Protests in Ferguson and studies showing how traffic court problems across north St. Louis County were negatively impacting low-income residents prompted the Missouri legislature to approve the statute in 2015. The law limited revenue from traffic cases to 12.5 percent of the budgets of St. Louis County municipalities. Yet communities outside of St. Louis County, even St. Louis City, could still collect up to 20 percent of their total budget.
A dozen communities—including Normandy, Pagedale, and Vinita Park—challenged the law. The judge ruled part of it unconstitutional and part of it a special law. Other sections remain intact.
One of the authors, State Senator Eric Schmitt of Glendale, warned that could set a dangerous precedent and put other laws that benefit only St. Louis County at risk.
St. Louis University Law School Clinic professor John Ammann thinks the Missouri Supreme Court should keep the law as it was written.
“We believe the legislature has the authority to address a problem where it sees it and if it saw the most serious problem was in St. Louis they have a right to have rules that address where the problem is,” he said.
But Normandy’s Mayor Pat Green sees the Cole County Court ruling as a victory.
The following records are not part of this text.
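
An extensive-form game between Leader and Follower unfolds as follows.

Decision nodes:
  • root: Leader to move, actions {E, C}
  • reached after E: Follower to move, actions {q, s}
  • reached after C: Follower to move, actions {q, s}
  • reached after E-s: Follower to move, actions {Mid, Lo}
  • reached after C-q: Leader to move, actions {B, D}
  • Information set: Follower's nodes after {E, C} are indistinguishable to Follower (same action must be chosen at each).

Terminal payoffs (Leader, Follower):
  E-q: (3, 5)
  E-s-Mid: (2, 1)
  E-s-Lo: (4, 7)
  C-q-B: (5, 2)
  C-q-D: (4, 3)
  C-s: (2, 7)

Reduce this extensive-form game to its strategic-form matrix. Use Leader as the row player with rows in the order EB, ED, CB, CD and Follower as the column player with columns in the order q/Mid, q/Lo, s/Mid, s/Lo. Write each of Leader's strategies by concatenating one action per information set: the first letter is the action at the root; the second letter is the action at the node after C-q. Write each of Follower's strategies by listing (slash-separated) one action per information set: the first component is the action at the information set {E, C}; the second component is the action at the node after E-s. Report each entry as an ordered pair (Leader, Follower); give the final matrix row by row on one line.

Row EB: q/Mid→(3,5), q/Lo→(3,5), s/Mid→(2,1), s/Lo→(4,7)
Row ED: q/Mid→(3,5), q/Lo→(3,5), s/Mid→(2,1), s/Lo→(4,7)
Row CB: q/Mid→(5,2), q/Lo→(5,2), s/Mid→(2,7), s/Lo→(2,7)
Row CD: q/Mid→(4,3), q/Lo→(4,3), s/Mid→(2,7), s/Lo→(2,7)

EB: (3,5) (3,5) (2,1) (4,7) | ED: (3,5) (3,5) (2,1) (4,7) | CB: (5,2) (5,2) (2,7) (2,7) | CD: (4,3) (4,3) (2,7) (2,7)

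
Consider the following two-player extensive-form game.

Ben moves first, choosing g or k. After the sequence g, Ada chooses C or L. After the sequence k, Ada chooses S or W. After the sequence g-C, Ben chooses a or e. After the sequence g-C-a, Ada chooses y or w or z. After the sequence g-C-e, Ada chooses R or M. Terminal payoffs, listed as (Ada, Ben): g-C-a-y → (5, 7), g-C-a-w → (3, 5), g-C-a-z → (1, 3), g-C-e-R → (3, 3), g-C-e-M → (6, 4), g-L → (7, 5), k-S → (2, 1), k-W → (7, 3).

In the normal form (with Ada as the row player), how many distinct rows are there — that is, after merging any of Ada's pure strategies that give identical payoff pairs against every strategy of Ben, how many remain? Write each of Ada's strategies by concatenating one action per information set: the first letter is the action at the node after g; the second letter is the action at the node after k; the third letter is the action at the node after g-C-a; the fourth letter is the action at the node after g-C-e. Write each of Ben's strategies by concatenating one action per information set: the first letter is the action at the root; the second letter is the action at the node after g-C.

14

Ada has 24 pure strategies: CSyR, CSyM, CSwR, CSwM, CSzR, CSzM, CWyR, CWyM, CWwR, CWwM, CWzR, CWzM, LSyR, LSyM, LSwR, LSwM, LSzR, LSzM, LWyR, LWyM, LWwR, LWwM, LWzR, LWzM. Columns: ga, ge, ka, ke.
{CSyR} → row (5,7) (3,3) (2,1) (2,1)
{CSyM} → row (5,7) (6,4) (2,1) (2,1)
{CSwR} → row (3,5) (3,3) (2,1) (2,1)
{CSwM} → row (3,5) (6,4) (2,1) (2,1)
{CSzR} → row (1,3) (3,3) (2,1) (2,1)
{CSzM} → row (1,3) (6,4) (2,1) (2,1)
{CWyR} → row (5,7) (3,3) (7,3) (7,3)
{CWyM} → row (5,7) (6,4) (7,3) (7,3)
{CWwR} → row (3,5) (3,3) (7,3) (7,3)
{CWwM} → row (3,5) (6,4) (7,3) (7,3)
{CWzR} → row (1,3) (3,3) (7,3) (7,3)
{CWzM} → row (1,3) (6,4) (7,3) (7,3)
{LSyR, LSyM, LSwR, LSwM, LSzR, LSzM} → row (7,5) (7,5) (2,1) (2,1)
{LWyR, LWyM, LWwR, LWwM, LWzR, LWzM} → row (7,5) (7,5) (7,3) (7,3)
That's 14 distinct rows out of 24 strategies.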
He said he understood the criticism about some municipal courts, but insisted many of the towns are already changing practices and improving police department procedures.
“We are willing to work with Senator Schmitt, the legislature, as (Governor) Jay Nixon mentioned, to help craft a law where everyone will win,” Green said.
Several of the mayors said their proposals for the bill were never considered.
Professor Ammann noted portions of the statute remain in effect which are “positive.” He pointed to caps on traffic violation fines of $300, the elimination of jail time for minor traffic offenses and failure to appear in court charges.
A provision allowing violators to show they are indigent when they appear in court to avoid high fines.